Small amounts of hydrochloric acid or sodium hydroxide may also be added during manufacturing to fine-tune the pH if needed. These aren’t listed as formal ingredients because they’re processing aids rather than fixed components of the formula.

Concentration Differences Between Pens

The active and inactive ingredients are the same across all Ozempic pens. What changes is the concentration of semaglutide. There are three pen strengths currently on the market:

  • 2 mg per 3 mL (0.68 mg/mL): delivers either 0.25 mg or 0.5 mg per injection, used when starting treatment or at a lower maintenance dose
  • 4 mg per 3 mL (1.34 mg/mL): delivers 1 mg per injection
  • 8 mg per 3 mL (2.68 mg/mL): delivers 2 mg per injection, the highest available dose

Each pen is prefilled, disposable, and designed for a single patient. You select your dose using a dial on the pen rather than measuring the liquid yourself.
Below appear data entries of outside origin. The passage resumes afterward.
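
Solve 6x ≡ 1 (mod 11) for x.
2

Using Extended Euclidean Algorithm:
gcd(6, 11) = 1
Bezout coefficients: 6 × 2 + 11 × -1 = 1
So 6 × 2 ≡ 1 (mod 11)
The inverse is 2 mod 11 = 2
Verification: 6 × 2 = 12 = 1 × 11 + 1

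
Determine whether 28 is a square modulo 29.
By Euler's criterion: 28^{14} ≡ 1 (mod 29). Since this equals 1, 28 is a QR.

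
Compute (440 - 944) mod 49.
35

(440 - 944) = -504
-504 mod 49 = 35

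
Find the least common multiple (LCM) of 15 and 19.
285

First find GCD(15, 19) using the Euclidean algorithm:
15 = 0 × 19 + 15
19 = 1 × 15 + 4
15 = 3 × 4 + 3
4 = 1 × 3 + 1
3 = 3 × 1 + 0
GCD(15, 19) = 1

LCM formula: LCM(a, b) = (a × b) / GCD(a, b)
LCM(15, 19) = (15 × 19) / 1
LCM(15, 19) = 285 / 1
LCM(15, 19) = 285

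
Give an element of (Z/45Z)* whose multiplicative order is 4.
17 has order 4 mod 45 since 17^{4} ≡ 1 (mod 45) and no smaller power works.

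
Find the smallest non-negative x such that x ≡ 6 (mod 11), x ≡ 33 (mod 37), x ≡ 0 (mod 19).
4769

Using the Chinese Remainder Theorem:
M = product of moduli = 7733
For equation 1: M_1 = 703, 703 ≡ 10 (mod 11), inverse of 703 mod 11 is 10 (check: 10 × 10 = 100 ≡ 1 (mod 11))
For equation 2: M_2 = 209, 209 ≡ 24 (mod 37), inverse of 209 mod 37 is 17 (check: 24 × 17 = 408 ≡ 1 (mod 37))
For equation 3: M_3 = 407, 407 ≡ 8 (mod 19), inverse of 407 mod 19 is 12 (check: 8 × 12 = 96 ≡ 1 (mod 19))
Combine: x ≡ Σ r_i×M_i×(M_i⁻¹ mod m_i) = 6×703×10 + 33×209×17 + 0×407×12 = 42180 + 117249 + 0 = 159429
159429 mod 7733 = 4769
x ≡ 4769 (mod 7733)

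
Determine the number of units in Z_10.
4

Prime factorization: 10 = 2 × 5
Using the formula φ(n) = n × Π(1 - 1/p) for each prime factor p:
φ(10) = 10 × (1 - 1/2) × (1 - 1/5)
φ(10) = 4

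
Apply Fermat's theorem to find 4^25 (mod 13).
By Fermat: 4^{12} ≡ 1 (mod 13). 25 = 2×12 + 1. So 4^{25} ≡ 4^{1} ≡ 4 (mod 13)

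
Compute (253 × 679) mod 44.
11

(253 × 679) = 171787
171787 mod 44 = 11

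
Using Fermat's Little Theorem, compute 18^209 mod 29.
By Fermat: 18^{28} ≡ 1 (mod 29). 209 = 7×28 + 13. So 18^{209} ≡ 18^{13} ≡ 8 (mod 29)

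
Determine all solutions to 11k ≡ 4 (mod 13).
11

Since gcd(11, 13) = 1 divides 4, a solution exists.
Multiply both sides by the inverse of 11 mod 13:
  11^(-1) mod 13 = 6
  x ≡ 6 × 4 ≡ 24 ≡ 11 (mod 13)
Verification: 11 × 11 = 121 = 9 × 13 + 4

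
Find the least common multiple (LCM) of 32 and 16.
32

First find GCD(32, 16) using the Euclidean algorithm:
32 = 2 × 16 + 0
GCD(32, 16) = 16

LCM formula: LCM(a, b) = (a × b) / GCD(a, b)
LCM(32, 16) = (32 × 16) / 16
LCM(32, 16) = 512 / 16
LCM(32, 16) = 32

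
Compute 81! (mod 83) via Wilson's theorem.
(82)! = (81)! × (82) ≡ -1 (mod 83). So (81)! ≡ -1 × (82)^(-1) ≡ (-1)×(-1) = 1 (mod 83)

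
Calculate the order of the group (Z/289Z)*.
272

Prime factorization: 289 = 17^2
Using the formula φ(n) = n × Π(1 - 1/p) for each prime factor p:
φ(289) = 289 × (1 - 1/17)
φ(289) = 272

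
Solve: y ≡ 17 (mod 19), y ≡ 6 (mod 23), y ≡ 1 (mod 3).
M = 19 × 23 × 3 = 1311. M₁ = 69, y₁ ≡ 8 (mod 19). M₂ = 57, y₂ ≡ 21 (mod 23). M₃ = 437, y₃ ≡ 2 (mod 3). y = 17×69×8 + 6×57×21 + 1×437×2 ≡ 397 (mod 1311)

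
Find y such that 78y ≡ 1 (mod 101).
78^(-1) ≡ 79 (mod 101). Verification: 78 × 79 = 6162 ≡ 1 (mod 101)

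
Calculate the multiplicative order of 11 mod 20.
Powers of 11 mod 20: 11^1≡11, 11^2≡1. Order = 2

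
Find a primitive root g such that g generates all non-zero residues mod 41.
p - 1 = 40 has prime divisors 2, 5. h is a primitive root mod 41 iff h^(40/q) ≢ 1 (mod 41) for each such q.
h = 2: 2^20 ≡ 1, 2^8 ≡ 10 (mod 41); 2^20 ≡ 1, so not a primitive root.
h = 3: 3^20 ≡ 40, 3^8 ≡ 1 (mod 41); 3^8 ≡ 1, so not a primitive root.
h = 4: 4^20 ≡ 1, 4^8 ≡ 18 (mod 41); 4^20 ≡ 1, so not a primitive root.
h = 5: 5^20 ≡ 1, 5^8 ≡ 18 (mod 41); 5^20 ≡ 1, so not a primitive root.
h = 6: 6^20 ≡ 40, 6^8 ≡ 10 (mod 41); none is 1, so 6 has order 40 and is a primitive root.
The smallest primitive root mod 41 is g = 6.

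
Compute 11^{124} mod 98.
81

Using successive squaring:
Binary expansion of 124: 1111100
Powers of 11 mod 98 (each is the square of the previous):
  11^1 ≡ 11 (mod 98)
  11^2 ≡ 11² = 121 ≡ 23 (mod 98)
  11^4 ≡ 23² = 529 ≡ 39 (mod 98)
  11^8 ≡ 39² = 1521 ≡ 51 (mod 98)
  11^16 ≡ 51² = 2601 ≡ 53 (mod 98)
  11^32 ≡ 53² = 2809 ≡ 65 (mod 98)
  11^64 ≡ 65² = 4225 ≡ 11 (mod 98)
124 = 64 + 32 + 16 + 8 + 4, so 11^124 = 11^64 × 11^32 × 11^16 × 11^8 × 11^4 ≡ 11 × 65 × 53 × 51 × 39 (mod 98)
Multiplying step by step:
  11 × 65 = 715 ≡ 29 (mod 98)
  29 × 53 = 1537 ≡ 67 (mod 98)
  67 × 51 = 3417 ≡ 85 (mod 98)
  85 × 39 = 3315 ≡ 81 (mod 98)
Result: 11^124 ≡ 81 (mod 98)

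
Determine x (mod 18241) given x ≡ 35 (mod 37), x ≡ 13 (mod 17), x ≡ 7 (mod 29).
16537

Using the Chinese Remainder Theorem:
M = product of moduli = 18241
For equation 1: M_1 = 493, 493 ≡ 12 (mod 37), inverse of 493 mod 37 is 34 (check: 12 × 34 = 408 ≡ 1 (mod 37))
For equation 2: M_2 = 1073, 1073 ≡ 2 (mod 17), inverse of 1073 mod 17 is 9 (check: 2 × 9 = 18 ≡ 1 (mod 17))
For equation 3: M_3 = 629, 629 ≡ 20 (mod 29), inverse of 629 mod 29 is 16 (check: 20 × 16 = 320 ≡ 1 (mod 29))
Combine: x ≡ Σ r_i×M_i×(M_i⁻¹ mod m_i) = 35×493×34 + 13×1073×9 + 7×629×16 = 586670 + 125541 + 70448 = 782659
782659 mod 18241 = 16537
x ≡ 16537 (mod 18241)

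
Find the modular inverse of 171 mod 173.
171^(-1) ≡ 86 (mod 173). Verification: 171 × 86 = 14706 ≡ 1 (mod 173)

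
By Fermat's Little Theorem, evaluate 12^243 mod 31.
By Fermat: 12^{30} ≡ 1 (mod 31). 243 = 8×30 + 3. So 12^{243} ≡ 12^{3} ≡ 23 (mod 31)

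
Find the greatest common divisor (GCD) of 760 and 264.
8

Using the Euclidean algorithm:
760 = 2 × 264 + 232
264 = 1 × 232 + 32
232 = 7 × 32 + 8
32 = 4 × 8 + 0

GCD(760, 264) = 8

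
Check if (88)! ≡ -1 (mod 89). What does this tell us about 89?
(88)! mod 89 = 88. Since this equals -1 (mod 89), Wilson confirms 89 is prime.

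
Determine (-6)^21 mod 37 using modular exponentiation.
Using repeated squaring. (-6) ≡ 31 (mod 37). 21 = 16 + 4 + 1 (binary 10101). Repeated squaring mod 37: 31^1 ≡ 31; 31^2 ≡ 31² = 961 ≡ 36; 31^4 ≡ 36² = 1296 ≡ 1; 31^8 ≡ 1² = 1 ≡ 1; 31^16 ≡ 1² = 1 ≡ 1. Multiply: (-6)^21 ≡ 31^16 × 31^4 × 31^1 ≡ 1 × 1 × 31 (mod 37): 1 × 1 = 1 ≡ 1; 1 × 31 = 31 ≡ 31. So (-6)^21 ≡ 31 (mod 37).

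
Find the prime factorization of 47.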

How Ozempic Compares to Wegovy

Wegovy contains the exact same active ingredient, semaglutide, made by the same manufacturer, Novo Nordisk. The core difference is the approved use and dosing range. Ozempic is approved for type 2 diabetes at doses up to 2 mg weekly, while Wegovy is approved for weight management at doses up to 2.4 mg weekly. If you’re comparing ingredient labels, the active molecule is identical.

Allergy Concerns With Ozempic Ingredients

Serious allergic reactions to Ozempic are rare but possible. They can be triggered by semaglutide itself or by any of the inactive ingredients. Reported reactions have included anaphylaxis (a severe, whole-body allergic response) and angioedema (swelling beneath the skin, often around the face and throat). If you’ve had a previous allergic reaction to semaglutide in any form, Ozempic is contraindicated.

Propylene glycol and phenol are both common in injectable medications and topical products, so most people have been exposed to them before without issue. However, if you know you’re sensitive to either compound, it’s worth flagging before starting treatment. Propylene glycol also appears in many foods, cosmetics, and medications, so a known sensitivity would likely already be on your radar.